# Fingerstyle blues - book recommandation



## frankyie (Feb 9, 2007)

Hi,

I'd like to play fingerstyle blues on acoustic guitar. Is any good book, DVD out there that goes through all the technique elements - like slide, steady thumb - along with some nice songs ?

Thanks,
Frank


----------



## Kenmac (Jan 24, 2007)

Hi Frankyie, I see you live in Toronto as well. I have two recommendations, try either Steves Music Store or the Worlds Biggest Bookstore. I've seen quite a few fingerstyle books at both of those places and you can also try Metro Sound & Music Ltd at 486 Yonge Street. They have loads of guitar books there and the last time I was in the store I saw quite a few on fingerpicking.


----------



## Yggdrasil (Oct 8, 2006)

frankyie said:


> Hi,
> 
> I'd like to play fingerstyle blues on acoustic guitar. Is any good book, DVD out there that goes through all the technique elements - like slide, steady thumb - along with some nice songs ?
> 
> ...


I found Happy Traum's DVD set *Easy Steps to Acoustic Blues Guitar * a good intro.

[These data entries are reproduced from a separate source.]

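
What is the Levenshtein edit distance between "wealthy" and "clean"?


Word 1: "wealthy" (length 7)
Word 2: "clean" (length 5)
One optimal edit sequence (insert/delete/substitute each cost 1):
  1. delete 'w'  (+1)
  2. delete 'e'  (+1)
  3. substitute 'a' -> 'c'  (+1)
  4. keep 'l'
  5. substitute 't' -> 'e'  (+1)
  6. substitute 'h' -> 'a'  (+1)
  7. substitute 'y' -> 'n'  (+1)
Total edit operations: 6
Edit distance = 6


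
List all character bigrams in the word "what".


Word: "what" (length 4)
Number of bigrams = 4 - 2 + 1 = 3
  Position 0: "wh"
  Position 1: "ha"
  Position 2: "at"
Bigrams = "wh", "ha", "at"


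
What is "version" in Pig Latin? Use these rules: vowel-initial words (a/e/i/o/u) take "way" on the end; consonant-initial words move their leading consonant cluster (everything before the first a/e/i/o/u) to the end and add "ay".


Word: "version"
Starts with consonant(s) → move to end, add 'ay'
Consonant cluster: "v"
Pig Latin = "ersionvay"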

I also like Fingerpicking Guitar Techniques by Stefan Grossman

Both sites have a lot of other titles, so cruise around them.


----------



## zdogma (Mar 21, 2006)

The art of acoustic blues guitar, the basics.

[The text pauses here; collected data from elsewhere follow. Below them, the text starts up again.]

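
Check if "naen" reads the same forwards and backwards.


Word: "naen"
Reversed: "nean"
Forward == Backward? naen != nean
Palindrome = No


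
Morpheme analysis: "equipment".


Word: "equipment"
Morphemes: equip / -ment
Each morpheme carries meaning
= 2 morphemes


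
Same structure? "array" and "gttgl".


Pattern of "array": [0, 1, 1, 0, 2]
Pattern of "gttgl": [0, 1, 1, 0, 2]
Patterns match
Same pattern = Yes


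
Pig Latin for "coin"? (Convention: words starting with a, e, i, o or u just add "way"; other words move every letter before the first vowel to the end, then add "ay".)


Word: "coin"
Starts with consonant(s) → move to end, add 'ay'
Consonant cluster: "c"
Pig Latin = "oincay"


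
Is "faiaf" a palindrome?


Word: "faiaf"
Reversed: "faiaf"
Forward == Backward? faiaf == faiaf
Palindrome = Yes


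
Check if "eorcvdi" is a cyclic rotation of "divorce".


Word: "divorce", Candidate: "eorcvdi"
Method: check if candidate is substring of word+word
"divorcedivorce" contains "eorcvdi"? No
Is rotation = No


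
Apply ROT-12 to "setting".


Word: "setting"
Shift: 12
Each letter → (letter + shift) mod 26:
  's' (18) + 12 = 4 → 'e'
  'e' (4) + 12 = 16 → 'q'
  't' (19) + 12 = 5 → 'f'
  't' (19) + 12 = 5 → 'f'
  'i' (8) + 12 = 20 → 'u'
  'n' (13) + 12 = 25 → 'z'
  'g' (6) + 12 = 18 → 's'
Result = "eqffuzs"


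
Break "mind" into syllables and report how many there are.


Word: "mind"
Syllable breakdown: mind
Counting: 1 part
= 1 syllable


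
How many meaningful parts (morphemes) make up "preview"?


Word: "preview"
Morphemes: pre- | view
Each morpheme carries meaning
= 2 morphemes


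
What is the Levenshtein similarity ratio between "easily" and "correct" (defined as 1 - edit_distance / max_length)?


Word 1: "easily" (length 6)
Word 2: "correct" (length 7)
One optimal edit sequence:
  1. insert 'c'  (+1)
  2. substitute 'e' -> 'o'  (+1)
  3. substitute 'a' -> 'r'  (+1)
  4. substitute 's' -> 'r'  (+1)
  5. substitute 'i' -> 'e'  (+1)
  6. substitute 'l' -> 'c'  (+1)
  7. substitute 'y' -> 't'  (+1)
Edit distance = 7
Max length = max(6, 7) = 7
Similarity = 1 - 7/7
= 0.0000


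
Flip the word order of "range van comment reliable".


Original: "range van comment reliable"
Words (1..n): range | van | comment | reliable
Reversed (n..1): reliable | comment | van | range
Result = "reliable comment van range"


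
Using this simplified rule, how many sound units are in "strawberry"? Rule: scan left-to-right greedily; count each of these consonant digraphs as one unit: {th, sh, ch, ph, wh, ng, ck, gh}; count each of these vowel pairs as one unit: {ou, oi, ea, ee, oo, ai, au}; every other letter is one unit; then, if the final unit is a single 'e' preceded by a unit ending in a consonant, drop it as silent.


Word: "strawberry" (10 letters)
Left-to-right scan:
  (1) 's' (letter)
  (2) 't' (letter)
  (3) 'r' (letter)
  (4) 'a' (letter)
  (5) 'w' (letter)
  (6) 'b' (letter)
  (7) 'e' (letter)
  (8) 'r' (letter)
  (9) 'r' (letter)
  (10) 'y' (letter)
Units from scan: 10
Sound units = 10 units


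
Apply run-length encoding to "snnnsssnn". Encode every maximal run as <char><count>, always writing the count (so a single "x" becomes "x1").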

http://www.amazon.com/Art-Acoustic-...=pd_bbs_2/104-0218352-9923111?ie=UTF8&s=books

Woody Mann, it has tab and a DVD and it is quite basic. Great starting point.


----------



## gilead (Mar 7, 2007)

I'm a beginner and picked this up The art of acoustic blues guitar, the basics
Very good book with alot of easy stuff to begin with.


----------